Sarkozy has been very careful to balance his gestures towards Washington with demands for concessions (NATO vs. EU defense, for instance), and has also not been reluctant to oppose American positions (on NATO expansion, for instance) when it was both in his interest and he had sufficient support to come out on top.
But I think Gvosdev is onto something, and it goes beyond the Washington-Paris-Moscow conduit. His suggestion brings to mind the possibility that France’s recent insistence upon engaging Syria has been in anticipation of an end to America’s isolation of Damascus. (It’s interesting to note that the Syrian ambassador to the U.S. suggested that a McCain administration would have supported engaging Damascus as well.) Certainly the progress Sarkozy and French Foreign Minister Bernard Kouchner have made in restoring French-Syrian relations will put them in good position to help smooth the way for Washington.

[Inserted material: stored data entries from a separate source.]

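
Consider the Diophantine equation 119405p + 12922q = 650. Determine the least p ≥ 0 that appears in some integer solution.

204

gcd(119405, 12922):
  119405 = 9×12922 + 3107
  12922 = 4×3107 + 494
  3107 = 6×494 + 143
  494 = 3×143 + 65
  143 = 2×65 + 13
  65 = 5×13
so gcd(119405, 12922) = 13.
13 divides 650, so solutions exist.
Back-substitute for Bézout coefficients:
  13 = 143 - 2×65
  ... = 119405×(183) + 12922×(-1691)
Scale by 650/13 = 50: (p₀, q₀) = (9150, -84550).
General solution: p = 9150 + 994t, q = -84550 - 9185t for integer t.
p ≥ 0: smallest is 9150 mod 994 = 204 (at t = -9), with q = -1885.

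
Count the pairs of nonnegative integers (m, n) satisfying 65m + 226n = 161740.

11

gcd(226, 65) = 1  (226 = 3*65 + 31, 65 = 2*31 + 3, 31 = 10*3 + 1, 3 = 3*1).
Back-substituting, 65*(-73) + 226*(21) = 1.
Scale by 161740: one solution is (-11807020, 3396540). Reduce m mod 226: (124, 680).
General: m = 124 + 226t, n = 680 - 65t.
m ≥ 0 ⇒ t ≥ 0; n ≥ 0 ⇒ t ≤ 10. So t ∈ [0, 10]: 11 solutions.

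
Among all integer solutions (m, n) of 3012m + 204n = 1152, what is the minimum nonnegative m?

gcd(3012, 204):
  3012 = 14×204 + 156
  204 = 1×156 + 48
  156 = 3×48 + 12
  48 = 4×12
so gcd(3012, 204) = 12.
12 divides 1152, so solutions exist.
Back-substitute for Bézout coefficients:
  12 = 156 - 3×48
  ... = 3012×(4) + 204×(-59)
Scale by 1152/12 = 96: (m₀, n₀) = (384, -5664).
General solution: m = 384 + 17t, n = -5664 - 251t for integer t.
m ≥ 0: smallest is 384 mod 17 = 10 (at t = -22), with n = -142.

10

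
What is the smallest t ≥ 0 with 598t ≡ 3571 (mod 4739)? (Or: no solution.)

gcd(4739, 598) = 1  (4739 = 7*598 + 553, 598 = 1*553 + 45, 553 = 12*45 + 13, 45 = 3*13 + 6, 13 = 2*6 + 1, 6 = 6*1).
1 divides 3571, so solutions exist.
Back-substituting, 598*(-737) + 4739*(93) = 1.
So 598*(-737) ≡ 1 (mod 4739); multiply by 3571: t ≡ -2631827 (mod 4739).
Smallest nonnegative: t = -2631827 mod 4739 = 3057.

3057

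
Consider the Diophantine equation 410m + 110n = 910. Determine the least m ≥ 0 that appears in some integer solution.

gcd(410, 110) = 10  (410 = 3*110 + 80, 110 = 1*80 + 30, 80 = 2*30 + 20, 30 = 1*20 + 10, 20 = 2*10).
10 divides 910, so solutions exist.
Back-substituting, 410*(-4) + 110*(15) = 10.
Scale by 910/10 = 91: (m₀, n₀) = (-364, 1365).
General solution: m = -364 + 11t, n = 1365 - 41t for integer t.
m ≥ 0: smallest is -364 mod 11 = 10 (at t = 34), with n = -29.

10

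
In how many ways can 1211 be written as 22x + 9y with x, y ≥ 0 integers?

gcd(22, 9):
  22 = 2*9 + 4
  9 = 2*4 + 1
  4 = 4*1
so gcd(22, 9) = 1.
Back-substitute for Bézout coefficients:
  1 = 9 - 2*4
  ... = 22*(-2) + 9*(5)
Scale by 1211: one solution is (-2422, 6055). Reduce x mod 9: (8, 115).
General: x = 8 + 9t, y = 115 - 22t.
x ≥ 0 ⇒ t ≥ 0; y ≥ 0 ⇒ t ≤ 5. So t ∈ [0, 5]: 6 solutions.

6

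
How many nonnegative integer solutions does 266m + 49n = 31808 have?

gcd(266, 49) = 7.
By Bézout, 266*(-2) + 49*(11) = 7.
One solution: (5, 622).
General: m = 5 + 7t, n = 622 - 38t.
m ≥ 0 ⇒ t ≥ 0; n ≥ 0 ⇒ t ≤ 16. So t ∈ [0, 16]: 17 solutions.

17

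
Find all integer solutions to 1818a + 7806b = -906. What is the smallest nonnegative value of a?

gcd(7806, 1818):
  7806 = 4×1818 + 534
  1818 = 3×534 + 216
  534 = 2×216 + 102
  216 = 2×102 + 12
  102 = 8×12 + 6
  12 = 2×6
so gcd(7806, 1818) = 6.
6 divides -906, so solutions exist.
Back-substitute for Bézout coefficients:
  6 = 102 - 8×12
  ... = 1818×(-614) + 7806×(143)
Scale by -906/6 = -151: (a₀, b₀) = (92714, -21593).
General solution: a = 92714 + 1301t, b = -21593 - 303t for integer t.
a ≥ 0: smallest is 92714 mod 1301 = 343 (at t = -71), with b = -80.

343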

But on the back end (because when it comes to quid and quo, Sarkozy’s a pro), my hunch is that he’s going to do everything he can to make sure that Obama’s willingness to engage Iran directly does not undermine the enormous efforts that have gone into maintaining a very firm and consistent EU3 negotiating position on Tehran’s nuclear program, perhaps even pushing for an American presence at jumpstarted P5+1 talks with Iran before any bilateral channels are opened up between Washington and Tehran.